J'étais alors aide-de-camp du général Desaix. Je fus chargé de prendre le commandement de l'avant-garde du général Vandamme, qui devait passer la première. Il fallait aborder en plein jour sous le feu des batteries autrichiennes. L'opération était périlleuse, mais tout fut au mieux; nous débarquâmes sous la protection de la compagnie d'artillerie légère que commandait Foy, depuis officier-général et député. Nous fûmes l'un et l'autre faits chefs de bataillon à cette journée.

Le général Desaix fut blessé le lendemain. Je continuai de combattre à la tête des troupes avec lesquelles j'avais franchi le fleuve. L'ennemi fut obligé de céder. Nous le suivions vivement, lorsque nous vîmes accourir à nous un officier français; c'était le général Leclerc, qui arrivait d'Italie par l'Allemagne, et venait nous donner avis des préliminaires de paix arrêtés à Léoben. Le feu cessa aussitôt, l'armée prit position, et les généraux des deux partis se réunirent pour arrêter les lignes de démarcation.

Je fus encore employé à ces conférences, qui eurent lieu à Heidelberg. J'y suivis le général Reynier, qui était chargé des intérêts de l'armée du Rhin. Tout fut bientôt réglé, et je pus rejoindre le général Desaix, qui se rétablissait à Strasbourg.

Ce fut pendant sa convalescence qu'il conçut le projet d'aller en Italie pour voir le général Bonaparte. Jusqu'alors il ne le connaissait que de renommée, mais il était grand admirateur de sa gloire. D'ailleurs, blessé de l'infériorité dans laquelle le Directoire tenait ceux qui portaient les armes, Desaix appelait de ses vœux secrets un homme de caractère et de génie qui pût remédier au mal. Le vainqueur d'Arcole devait être cet homme; lui seul avait acquis assez d'ascendant pour se déclarer le protecteur de ceux qui s'étaient couverts de gloire aux armées.

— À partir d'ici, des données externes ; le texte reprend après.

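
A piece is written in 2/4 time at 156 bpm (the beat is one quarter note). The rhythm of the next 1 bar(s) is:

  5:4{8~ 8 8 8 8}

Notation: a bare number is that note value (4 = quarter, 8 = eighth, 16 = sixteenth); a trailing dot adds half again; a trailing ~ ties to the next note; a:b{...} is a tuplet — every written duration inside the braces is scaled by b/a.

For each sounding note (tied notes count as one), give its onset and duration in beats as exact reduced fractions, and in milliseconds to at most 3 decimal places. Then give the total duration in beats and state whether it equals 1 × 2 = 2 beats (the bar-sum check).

1) 0.0ms=0b +307.692ms=4/5b
2) 307.692ms=4/5b +153.846ms=2/5b
3) 461.538ms=6/5b +153.846ms=2/5b
4) 615.385ms=8/5b +153.846ms=2/5b
Σ=2b of 2 (156bpm 2/4) — PASS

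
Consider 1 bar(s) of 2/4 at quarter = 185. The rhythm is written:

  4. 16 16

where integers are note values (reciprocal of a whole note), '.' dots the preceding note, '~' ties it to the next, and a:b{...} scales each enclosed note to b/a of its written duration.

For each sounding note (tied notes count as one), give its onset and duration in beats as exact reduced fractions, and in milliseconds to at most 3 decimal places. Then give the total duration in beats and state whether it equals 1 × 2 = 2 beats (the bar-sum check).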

Il voulut aller conférer avec lui, et je fus passer dans ma famille le temps qu'il employa à ce voyage. Je le rejoignis à son retour, et la paix ayant été signée sur ces entrefaites, je ne tardai pas à l'accompagner à Paris.

CHAPITRE II.

Retour du général Bonaparte à Paris.—Réception que lui fait le
Directoire.—Sa nomination à l'Institut.—Faux projet de descente en
Angleterre.—Mission secrète du général Desaix en Italie.—Préparatifs
pour l'expédition d'Égypte.—Bernadotte à Vienne.—Port de
Civitta-Vecchia.—Forçats.—Départ pour l'Égypte.

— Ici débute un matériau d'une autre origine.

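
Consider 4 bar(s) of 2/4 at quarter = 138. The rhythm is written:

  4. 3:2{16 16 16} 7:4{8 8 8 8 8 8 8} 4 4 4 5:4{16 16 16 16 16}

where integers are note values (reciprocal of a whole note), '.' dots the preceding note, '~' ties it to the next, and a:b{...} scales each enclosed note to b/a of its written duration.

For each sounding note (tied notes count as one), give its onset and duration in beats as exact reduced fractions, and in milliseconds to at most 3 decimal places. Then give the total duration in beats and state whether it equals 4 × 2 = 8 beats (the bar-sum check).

1) 0.0ms=0b +652.174ms=3/2b
2) 652.174ms=3/2b +72.464ms=1/6b
3) 724.638ms=5/3b +72.464ms=1/6b
4) 797.101ms=11/6b +72.464ms=1/6b
5) 869.565ms=2b +124.224ms=2/7b
6) 993.789ms=16/7b +124.224ms=2/7b
7) 1118.012ms=18/7b +124.224ms=2/7b
8) 1242.236ms=20/7b +124.224ms=2/7b
9) 1366.46ms=22/7b +124.224ms=2/7b
10) 1490.683ms=24/7b +124.224ms=2/7b
11) 1614.907ms=26/7b +124.224ms=2/7b
12) 1739.13ms=4b +434.783ms=1b
13) 2173.913ms=5b +434.783ms=1b
14) 2608.696ms=6b +434.783ms=1b
15) 3043.478ms=7b +86.957ms=1/5b
16) 3130.435ms=36/5b +86.957ms=1/5b
17) 3217.391ms=37/5b +86.957ms=1/5b
18) 3304.348ms=38/5b +86.957ms=1/5b
19) 3391.304ms=39/5b +86.957ms=1/5b
Σ=8b of 8 (138bpm 2/4) — PASS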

Les fureurs de la révolution s'étaient déjà calmées en France; on commençait à ne plus s'y effrayer à la seule émission d'idées raisonnables; mais rien de ce qui avait été jeté hors de son orbite, par les commotions révolutionnaires, ne pouvait encore être replacé; les destructions étaient achevées, et bien que le besoin de réédifier se manifestât déjà, il n'existait point de centre autour duquel on pût graviter avec quelque sécurité. Il ne se présentait nulle part de main assez ferme pour rassembler les débris que la tempête avait dispersés. On était en présence d'un amas de ruines; on mesurait avec effroi l'étendue, les ravages causés par la tourmente populaire, mais personne n'entrevoyait de terme à cette misère, personne n'osait envisager l'avenir.

Les chefs des différens partis de la guerre civile, que le Directoire était parvenu à désunir, pour les désarmer, plus étourdis par la gloire que nos armes avaient acquise et par la paix qui l'avait suivie, que confians dans la tranquillité qui leur avait été promise, pensaient bien qu'un gouvernement ombrageux leur ferait tôt ou tard payer chèrement la célébrité qu'ils avaient obtenue. Les têtes volcaniques paraissaient calmées, à la vérité, mais on n'osait croire qu'elles fussent rassurées, et les rivalités s'apercevaient de toutes parts, particulièrement parmi les hommes que la guerre avait formés.

Les armées du Nord et de Sambre-et-Meuse, pleines d'officiers de mérite, ne voyaient qu'avec regret la plus belle part de gloire qu'avait eue l'armée d'Italie; elles étaient envieuses des préférences du Directoire exécutif pour tout ce qui appartenait à cette armée, et offraient ainsi des moyens de trouble à des agitateurs qui se rencontrent facilement parmi des esprits médiocres, surtout après des événemens comme ceux dont on était à peine sorti. Les ambitions de toute espèce étaient en mouvement, et ne pouvaient qu'amener quelque nouveau 18 fructidor, ou tout autre événement de cette nature.